At the end of summer, the Pallas's fish eagles must prepare to return to their birthplace in Bangladesh as the Palearctic lakes begin to freeze. Although the Himalayan Mountains stand between them and Bangladesh they unerringly find their home at the haors as the water begins to recede in autumn.
Pallas's fish eagles have this unpleasant chore of reoccupying their feeding territories and breeding trees from others at the haors every year afresh. And the eagles' job has been growing more difficult by the year as more and more people are settling in the haors and bringing with them scavengers like the crows.
In the past decade, we noted several pairs of Pallas's fish eagles nesting on the high towers of the cell phones in the haor basin. The eagles perhaps chose those very high platforms over the trees as their nesting sites merely to avoid the marauding crowds of crows.
The phone towers were, however, not entirely satisfactory as the eagles' nesting sites since those were frequented by repair and maintenance crews. Erecting a few dedicated platforms to give trouble-free nesting sites to the birds would probably have helped the Pallas's fish eagles nest in peace. That, of course, did not happen.
Every year we saw fewer Pallas's fish eagles during our annual tours of the haors for waterbird census. This year for the first time we happen to see none of them in the Tanguar haor. Through our apathy and inertia, we have allowed the population of this unique bird of our haors to dwindle precipitously.

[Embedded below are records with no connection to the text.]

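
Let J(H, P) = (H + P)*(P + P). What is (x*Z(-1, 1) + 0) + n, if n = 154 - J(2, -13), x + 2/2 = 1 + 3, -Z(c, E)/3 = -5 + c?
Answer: -78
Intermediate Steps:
Z(c, E) = 15 - 3*c (Z(c, E) = -3*(-5 + c) = 15 - 3*c)
x = 3 (x = -1 + (1 + 3) = -1 + 4 = 3)
J(H, P) = 2*P*(H + P) (J(H, P) = (H + P)*(2*P) = 2*P*(H + P))
n = -132 (n = 154 - 2*(-13)*(2 - 13) = 154 - 2*(-13)*(-11) = 154 - 1*286 = 154 - 286 = -132)
(x*Z(-1, 1) + 0) + n = (3*(15 - 3*(-1)) + 0) - 132 = (3*(15 + 3) + 0) - 132 = (3*18 + 0) - 132 = (54 + 0) - 132 = 54 - 132 = -78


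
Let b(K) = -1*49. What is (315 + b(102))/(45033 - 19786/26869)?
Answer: 7147154/1209971891 ≈ 0.0059069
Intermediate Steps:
b(K) = -49
(315 + b(102))/(45033 - 19786/26869) = (315 - 49)/(45033 - 19786/26869) = 266/(45033 - 19786*1/26869) = 266/(45033 - 19786/26869) = 266/(1209971891/26869) = 266*(26869/1209971891) = 7147154/1209971891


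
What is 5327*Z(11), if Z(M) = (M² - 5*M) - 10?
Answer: 298312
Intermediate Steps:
Z(M) = -10 + M² - 5*M
5327*Z(11) = 5327*(-10 + 11² - 5*11) = 5327*(-10 + 121 - 55) = 5327*56 = 298312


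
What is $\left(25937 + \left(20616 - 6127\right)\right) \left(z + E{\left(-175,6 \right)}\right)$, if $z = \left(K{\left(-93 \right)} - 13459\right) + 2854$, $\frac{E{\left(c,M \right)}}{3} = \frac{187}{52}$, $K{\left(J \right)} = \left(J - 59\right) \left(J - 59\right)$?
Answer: $\frac{13148738417}{26} \approx 5.0572 \cdot 10^{8}$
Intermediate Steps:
$K{\left(J \right)} = \left(-59 + J\right)^{2}$ ($K{\left(J \right)} = \left(-59 + J\right) \left(-59 + J\right) = \left(-59 + J\right)^{2}$)
$E{\left(c,M \right)} = \frac{561}{52}$ ($E{\left(c,M \right)} = 3 \cdot \frac{187}{52} = \frac{561}{52}$)
$z = 12499$ ($z = \left(\left(-59 - 93\right)^{2} - 13459\right) + 2854 = \left(\left(-152\right)^{2} - 13459\right) + 2854 = \left(23104 - 13459\right) + 2854 = 9645 + 2854 = 12499$)
$\left(25937 + \left(20616 - 6127\right)\right) \left(z + E{\left(-175,6 \right)}\right) = \left(25937 + \left(20616 - 6127\right)\right) \left(12499 + \frac{561}{52}\right) = \left(25937 + \left(20616 - 6127\right)\right) \frac{650509}{52} = \left(25937 + 14489\right) \frac{650509}{52} = 40426 \cdot \frac{650509}{52} = \frac{13148738417}{26}$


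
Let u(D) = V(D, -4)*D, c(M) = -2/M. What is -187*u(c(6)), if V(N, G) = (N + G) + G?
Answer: -4675/9 ≈ -519.44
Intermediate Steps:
V(N, G) = N + 2*G (V(N, G) = (G + N) + G = N + 2*G)
u(D) = D*(-8 + D) (u(D) = (D + 2*(-4))*D = (D - 8)*D = (-8 + D)*D = D*(-8 + D))
-187*u(c(6)) = -187*(-2/6)*(-8 - 2/6) = -187*(-2*1/6)*(-8 - 2*1/6) = -(-187)*(-8 - 1/3)/3 = -(-187)*(-25)/(3*3) = -187*25/9 = -4675/9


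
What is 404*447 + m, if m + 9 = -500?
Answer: 180079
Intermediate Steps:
m = -509 (m = -9 - 500 = -509)
404*447 + m = 404*447 - 509 = 180588 - 509 = 180079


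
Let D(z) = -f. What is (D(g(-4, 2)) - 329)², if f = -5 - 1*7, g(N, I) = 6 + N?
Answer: 100489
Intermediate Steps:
f = -12 (f = -5 - 7 = -12)
D(z) = 12 (D(z) = -1*(-12) = 12)
(D(g(-4, 2)) - 329)² = (12 - 329)² = (-317)² = 100489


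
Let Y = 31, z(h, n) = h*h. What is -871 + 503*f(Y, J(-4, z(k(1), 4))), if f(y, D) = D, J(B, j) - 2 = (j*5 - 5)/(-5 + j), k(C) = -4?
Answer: 39210/11 ≈ 3564.5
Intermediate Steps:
z(h, n) = h**2
J(B, j) = 2 + (-5 + 5*j)/(-5 + j) (J(B, j) = 2 + (j*5 - 5)/(-5 + j) = 2 + (5*j - 5)/(-5 + j) = 2 + (-5 + 5*j)/(-5 + j))
-871 + 503*f(Y, J(-4, z(k(1), 4))) = -871 + 503*((-15 + 7*(-4)**2)/(-5 + (-4)**2)) = -871 + 503*((-15 + 7*16)/(-5 + 16)) = -871 + 503*((-15 + 112)/11) = -871 + 503*((1/11)*97) = -871 + 503*(97/11) = -871 + 48791/11 = 39210/11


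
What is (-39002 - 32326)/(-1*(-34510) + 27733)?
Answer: -71328/62243 ≈ -1.1460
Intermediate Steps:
(-39002 - 32326)/(-1*(-34510) + 27733) = -71328/(34510 + 27733) = -71328/62243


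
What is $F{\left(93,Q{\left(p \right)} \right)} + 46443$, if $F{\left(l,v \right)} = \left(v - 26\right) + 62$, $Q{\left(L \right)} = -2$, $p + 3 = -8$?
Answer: $46477$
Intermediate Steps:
$p = -11$ ($p = -3 - 8 = -11$)
$F{\left(l,v \right)} = 36 + v$ ($F{\left(l,v \right)} = \left(-26 + v\right) + 62 = 36 + v$)
$F{\left(93,Q{\left(p \right)} \right)} + 46443 = \left(36 - 2\right) + 46443 = 34 + 46443 = 46477$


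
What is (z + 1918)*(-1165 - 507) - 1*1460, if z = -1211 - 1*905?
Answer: 329596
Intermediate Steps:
z = -2116 (z = -1211 - 905 = -2116)
(z + 1918)*(-1165 - 507) - 1*1460 = (-2116 + 1918)*(-1165 - 507) - 1*1460 = -198*(-1672) - 1460 = 331056 - 1460 = 329596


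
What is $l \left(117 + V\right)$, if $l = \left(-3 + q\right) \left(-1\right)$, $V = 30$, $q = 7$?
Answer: $-588$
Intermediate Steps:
$l = -4$ ($l = \left(-3 + 7\right) \left(-1\right) = 4 \left(-1\right) = -4$)
$l \left(117 + V\right) = - 4 \left(117 + 30\right) = \left(-4\right) 147 = -588$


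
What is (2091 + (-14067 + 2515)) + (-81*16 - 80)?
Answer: -10837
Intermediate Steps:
(2091 + (-14067 + 2515)) + (-81*16 - 80) = (2091 - 11552) + (-1296 - 80) = -9461 - 1376 = -10837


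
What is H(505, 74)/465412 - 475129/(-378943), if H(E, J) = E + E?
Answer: 110756735289/88182309758 ≈ 1.2560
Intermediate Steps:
H(E, J) = 2*E
H(505, 74)/465412 - 475129/(-378943) = (2*505)/465412 - 475129/(-378943) = 1010*(1/465412) - 475129*(-1/378943) = 505/232706 + 475129/378943 = 110756735289/88182309758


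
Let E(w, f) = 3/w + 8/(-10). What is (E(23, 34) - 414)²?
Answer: 2274049969/13225 ≈ 1.7195e+5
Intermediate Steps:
E(w, f) = -⅘ + 3/w (E(w, f) = 3/w + 8*(-⅒) = 3/w - ⅘ = -⅘ + 3/w)
(E(23, 34) - 414)² = ((-⅘ + 3/23) - 414)² = (-77/115 - 414)² = (-47687/115)² = 2274049969/13225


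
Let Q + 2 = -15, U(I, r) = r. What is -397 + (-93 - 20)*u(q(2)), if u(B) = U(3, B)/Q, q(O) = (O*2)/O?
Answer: -6523/17 ≈ -383.71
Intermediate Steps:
Q = -17 (Q = -2 - 15 = -17)
q(O) = 2 (q(O) = (2*O)/O = 2)
u(B) = -B/17 (u(B) = B/(-17) = B*(-1/17) = -B/17)
-397 + (-93 - 20)*u(q(2)) = -397 + (-93 - 20)*(-1/17*2) = -397 - 113*(-2/17) = -397 + 226/17 = -6523/17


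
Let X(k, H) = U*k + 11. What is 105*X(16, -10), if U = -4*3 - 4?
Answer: -25725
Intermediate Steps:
U = -16 (U = -12 - 4 = -16)
X(k, H) = 11 - 16*k (X(k, H) = -16*k + 11 = 11 - 16*k)
105*X(16, -10) = 105*(11 - 16*16) = 105*(11 - 256) = 105*(-245) = -25725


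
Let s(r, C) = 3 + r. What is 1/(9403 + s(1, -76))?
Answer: 1/9407 ≈ 0.00010630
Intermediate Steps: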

Pallas's fish eagle has been declared globally endangered, and fewer than 2,500 birds are surviving in the world today. We have driven the most adaptable, resilient and sturdy eagle of our haors to come to the brink of extinction, even if unintentionally.
Pallas's fish eagle has been a bird of this land for at least five crore years. It was once a fishing eagle of the Bay of Bengal which at that time was a strait between the Asian and the Indian plates. Aeons before humans prowled on earth, the eagle moved to the haor as the Bay widened and turned brackish.
Now that the haors have been overtaken by humans, the Pallas's fish eagle has nowhere else to move to and is probably destined to perish. Humans will probably remember 2020 as the year we saw the last breeding pair of Pallas's fish eagles at the Tanguar haor!
This wretched prediction, although unacceptable, may well be prophetic!
Enam Ul Haque is the Chairman of WildTeam.